Comment by don-code
21 hours ago
There was a point where two friends and I each lived alone in an apartment, and I was the only one who had a (2-door) car. We still occasionally did Costco runs.
We'd go in and walk the store - the whole store - aisle by aisle.
If I saw something like a 2-pound bag of tortellini, but thought two pounds was too big a quantity for me, I'd ask, "does anybody want to split two pounds or tortellini?" One might say yes, so we'd throw the tortellini in the shopping cart.
At the end, one person (the membership holder) would pay, and we'd divvy up the result of our haul into reusable containers, in the parking lot. One of us would then take point on itemizing the receipt, and we'd pay back the person with the membership.
In hindsight, I think we did this more to socialize than to save money, but we definitely did save money. Even as a single apartment-dweller, I bought my fair share of 24-packs of yogurt and 5-pound bags of frozen vegetables.
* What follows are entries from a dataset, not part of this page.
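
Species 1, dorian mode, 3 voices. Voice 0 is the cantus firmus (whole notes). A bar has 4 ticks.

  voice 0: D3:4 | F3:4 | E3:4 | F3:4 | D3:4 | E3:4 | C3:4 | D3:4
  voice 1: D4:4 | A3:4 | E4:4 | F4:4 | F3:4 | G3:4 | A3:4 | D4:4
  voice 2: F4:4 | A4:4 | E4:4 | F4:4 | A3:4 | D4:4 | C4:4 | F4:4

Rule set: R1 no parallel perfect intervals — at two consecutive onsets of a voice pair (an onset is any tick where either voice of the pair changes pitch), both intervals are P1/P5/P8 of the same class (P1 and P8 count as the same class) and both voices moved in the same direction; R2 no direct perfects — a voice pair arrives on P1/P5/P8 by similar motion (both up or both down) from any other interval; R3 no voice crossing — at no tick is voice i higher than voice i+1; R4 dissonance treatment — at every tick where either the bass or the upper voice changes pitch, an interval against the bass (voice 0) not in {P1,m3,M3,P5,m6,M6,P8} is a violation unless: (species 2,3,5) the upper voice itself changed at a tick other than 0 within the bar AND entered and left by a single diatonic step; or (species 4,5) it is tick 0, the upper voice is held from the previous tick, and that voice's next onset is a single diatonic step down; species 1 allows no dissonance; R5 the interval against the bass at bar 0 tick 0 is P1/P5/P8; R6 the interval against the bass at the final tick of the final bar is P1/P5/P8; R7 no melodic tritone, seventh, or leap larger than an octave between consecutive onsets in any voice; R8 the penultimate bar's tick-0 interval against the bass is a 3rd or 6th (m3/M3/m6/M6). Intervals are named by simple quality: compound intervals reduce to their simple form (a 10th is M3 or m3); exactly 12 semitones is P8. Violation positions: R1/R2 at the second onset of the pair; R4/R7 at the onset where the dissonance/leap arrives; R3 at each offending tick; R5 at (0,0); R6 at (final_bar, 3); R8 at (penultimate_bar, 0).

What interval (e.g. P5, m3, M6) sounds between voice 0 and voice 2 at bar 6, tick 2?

P8

voice 0=C3 voice 2=C4 -> P8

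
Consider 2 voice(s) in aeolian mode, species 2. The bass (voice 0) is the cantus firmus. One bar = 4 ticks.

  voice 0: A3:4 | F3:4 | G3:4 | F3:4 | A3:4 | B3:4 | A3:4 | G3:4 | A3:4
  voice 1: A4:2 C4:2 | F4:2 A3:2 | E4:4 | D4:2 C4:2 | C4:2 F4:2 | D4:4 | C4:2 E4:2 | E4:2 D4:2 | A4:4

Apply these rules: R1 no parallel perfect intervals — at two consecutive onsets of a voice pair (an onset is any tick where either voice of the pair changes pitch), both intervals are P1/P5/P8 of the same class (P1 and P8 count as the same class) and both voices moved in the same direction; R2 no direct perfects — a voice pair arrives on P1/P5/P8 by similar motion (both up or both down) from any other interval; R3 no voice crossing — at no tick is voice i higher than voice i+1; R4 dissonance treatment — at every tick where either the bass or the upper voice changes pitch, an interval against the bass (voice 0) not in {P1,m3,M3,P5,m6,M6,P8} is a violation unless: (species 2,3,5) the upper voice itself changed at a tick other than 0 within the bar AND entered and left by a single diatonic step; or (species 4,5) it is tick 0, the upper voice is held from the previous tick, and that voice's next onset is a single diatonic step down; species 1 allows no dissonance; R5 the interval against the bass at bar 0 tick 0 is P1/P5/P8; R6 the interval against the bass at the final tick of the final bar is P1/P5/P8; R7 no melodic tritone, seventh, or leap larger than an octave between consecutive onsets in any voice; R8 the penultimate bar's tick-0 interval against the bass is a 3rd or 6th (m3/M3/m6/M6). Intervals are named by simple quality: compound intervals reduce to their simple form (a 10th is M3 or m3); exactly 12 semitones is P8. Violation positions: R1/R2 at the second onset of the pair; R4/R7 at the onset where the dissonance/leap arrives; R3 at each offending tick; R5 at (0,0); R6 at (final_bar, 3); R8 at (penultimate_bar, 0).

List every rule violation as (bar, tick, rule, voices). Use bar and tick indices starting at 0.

(8, 0, R2, (0, 1))

bar 0: v0=A3 v1=A4 downbeat P8
bar 1: v0=F3 v1=F4 downbeat P8
bar 2: v0=G3 v1=E4 downbeat M6
bar 3: v0=F3 v1=D4 downbeat M6
bar 4: v0=A3 v1=C4 downbeat m3
bar 5: v0=B3 v1=D4 downbeat m3
bar 6: v0=A3 v1=C4 downbeat m3
bar 7: v0=G3 v1=E4 downbeat M6
bar 8: v0=A3 v1=A4 downbeat P8
  -> R2 @ bar 8 tick 0 v(0, 1): G3/D4 P5 -> A3/A4 P8 similar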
Growing up as a kid, we lived in the sticks and the small local grocery store had a limited produce section. My mom joined a little co-op where each person would put in the same amount of cash, but one person would make a trip to the downtown farmer's market. The purchase was split evenly between each member. Each trip a different person made the trip so the variety changed not only by what was available but by the person making the trip's preferences.
This was my introduction to collective buying and at the same time the fact there's a bigger world out there than where one lives.
This is what I did with 3 roommates in college. We saved a ton of money that way.
After college, I only had one roommate and Costco didn't work as well. The quantities for certain things are just a bit much. Buying 36 eggs for 4 adults made sense. Buying 36 eggs for 2 adults... not so much. I ended up going to Costco for toilet paper and gas, and that's it.
To this day, I'm still the "spouse" on one of those college roommates' costco memberships, LOL.